Does it kick? Well, sure. Most of the speedier cartridges do, but I’ve never found the .300 Winchester’s recoil to be excessive, or even unpleasant when compared to the .300 Weatherby or .300 Remington Ultra Magnum. Is it in its own class? Does it do something that other cartridges can’t do? Well, no. The .30 Nosler – a fine design in its own right – and the aforementioned .300 H&H are both superb cartridges for the hunter but suffer from a lack of widely available ammunition. I like them both, but not unlike the .30-’06, the popularity of the .300 Winchester has made it readily available, even at most Mom & Pop gun shops these days. It is very popular in Canada (at least where I’ve hunted), and has gained a ton of ground as an African light rifle.
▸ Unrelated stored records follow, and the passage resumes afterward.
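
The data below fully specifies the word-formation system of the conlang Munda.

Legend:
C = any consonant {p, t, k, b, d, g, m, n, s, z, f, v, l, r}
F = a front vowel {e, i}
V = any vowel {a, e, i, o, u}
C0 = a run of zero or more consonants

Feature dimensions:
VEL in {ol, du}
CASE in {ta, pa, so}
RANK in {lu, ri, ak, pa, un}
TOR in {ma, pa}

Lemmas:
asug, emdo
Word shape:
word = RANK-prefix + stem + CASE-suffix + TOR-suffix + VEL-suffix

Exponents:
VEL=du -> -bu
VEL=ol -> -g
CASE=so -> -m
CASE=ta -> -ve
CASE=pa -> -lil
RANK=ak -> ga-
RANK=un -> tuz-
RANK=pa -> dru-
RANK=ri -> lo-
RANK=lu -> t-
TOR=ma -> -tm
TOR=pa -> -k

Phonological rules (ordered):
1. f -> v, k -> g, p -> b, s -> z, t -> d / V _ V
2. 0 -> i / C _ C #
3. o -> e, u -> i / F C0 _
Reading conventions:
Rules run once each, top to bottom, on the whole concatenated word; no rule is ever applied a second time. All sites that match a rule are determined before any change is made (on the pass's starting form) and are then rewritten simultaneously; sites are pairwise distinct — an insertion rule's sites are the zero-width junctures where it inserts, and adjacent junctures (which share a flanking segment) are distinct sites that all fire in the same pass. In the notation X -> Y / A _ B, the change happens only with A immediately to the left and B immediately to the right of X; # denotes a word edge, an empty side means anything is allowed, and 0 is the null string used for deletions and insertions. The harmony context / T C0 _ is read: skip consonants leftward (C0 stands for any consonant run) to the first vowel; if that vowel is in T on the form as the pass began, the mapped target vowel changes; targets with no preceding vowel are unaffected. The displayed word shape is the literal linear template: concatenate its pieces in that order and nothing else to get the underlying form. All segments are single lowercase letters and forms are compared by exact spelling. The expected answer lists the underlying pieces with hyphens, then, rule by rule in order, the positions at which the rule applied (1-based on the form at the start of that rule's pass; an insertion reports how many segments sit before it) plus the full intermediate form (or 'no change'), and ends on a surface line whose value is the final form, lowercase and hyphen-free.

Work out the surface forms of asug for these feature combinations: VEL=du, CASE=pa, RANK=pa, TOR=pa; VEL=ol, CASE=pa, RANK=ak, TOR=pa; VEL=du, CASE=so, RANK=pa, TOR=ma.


cell VEL=du, CASE=pa, RANK=pa, TOR=pa:
underlying: dru-asug-lil-k-bu
1. f -> v, k -> g, p -> b, s -> z, t -> d / V _ V: fires at position(s) 5: druazuglilkbu
2. 0 -> i / C _ C #: no change
3. o -> e, u -> i / F C0 _: fires at position(s) 13: druazuglilkbi
surface: druazuglilkbi

cell VEL=ol, CASE=pa, RANK=ak, TOR=pa:
underlying: ga-asug-lil-k-g
1. f -> v, k -> g, p -> b, s -> z, t -> d / V _ V: fires at position(s) 4: gaazuglilkg
2. 0 -> i / C _ C #: inserts after position(s) 10: gaazuglilkig
3. o -> e, u -> i / F C0 _: no change
surface: gaazuglilkig

cell VEL=du, CASE=so, RANK=pa, TOR=ma:
underlying: dru-asug-m-tm-bu
1. f -> v, k -> g, p -> b, s -> z, t -> d / V _ V: fires at position(s) 5: druazugmtmbu
2. 0 -> i / C _ C #: no change
3. o -> e, u -> i / F C0 _: no change
surface: druazugmtmbu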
Let’s take a look at some of the factory loads, to get a feel for the versatility. Federal Premium alone loads at least six different bullets in their .300 Winchester ammunition line, including the Nosler Partition, Sierra MatchKing, Fusion, Trophy Bonded Tip, Trophy Copper and Trophy Bonded Bear Claw. This covers the gamut from distant steel to deer to elk, moose and bear. Winchester offers the AccuBond and Ballistic SilverTip; Hornady loads their InterLock, GMX monometal, SST, InterBond (in the Superformance line) and the ELD-X (in the Precision Hunter line). Barnes TSX bullets are loaded in their Vor-Tx series, and Norma Precision offers their Oryx (perhaps the most underrated bullet out there), Kalahari and TipStrike. Browning has a pair of .300 Winchester loads: the BXR Deer ammo (designed for rapid expansion and energy transfer) and the BXC line (a bonded core, controlled expansion bullet for larger, tougher game animals). ABM (Applied Ballistic Munitions) offers the lineup of Berger target and hunting bullets, including the heavyweight 230-grain pills that hold their energy so well downrange. That inherent accuracy? In the four different .300 Winchesters I’ve owned, I’ve only had trouble with one, and it was a bedding problem. All of them would provide acceptable hunting accuracy and plenty of horsepower.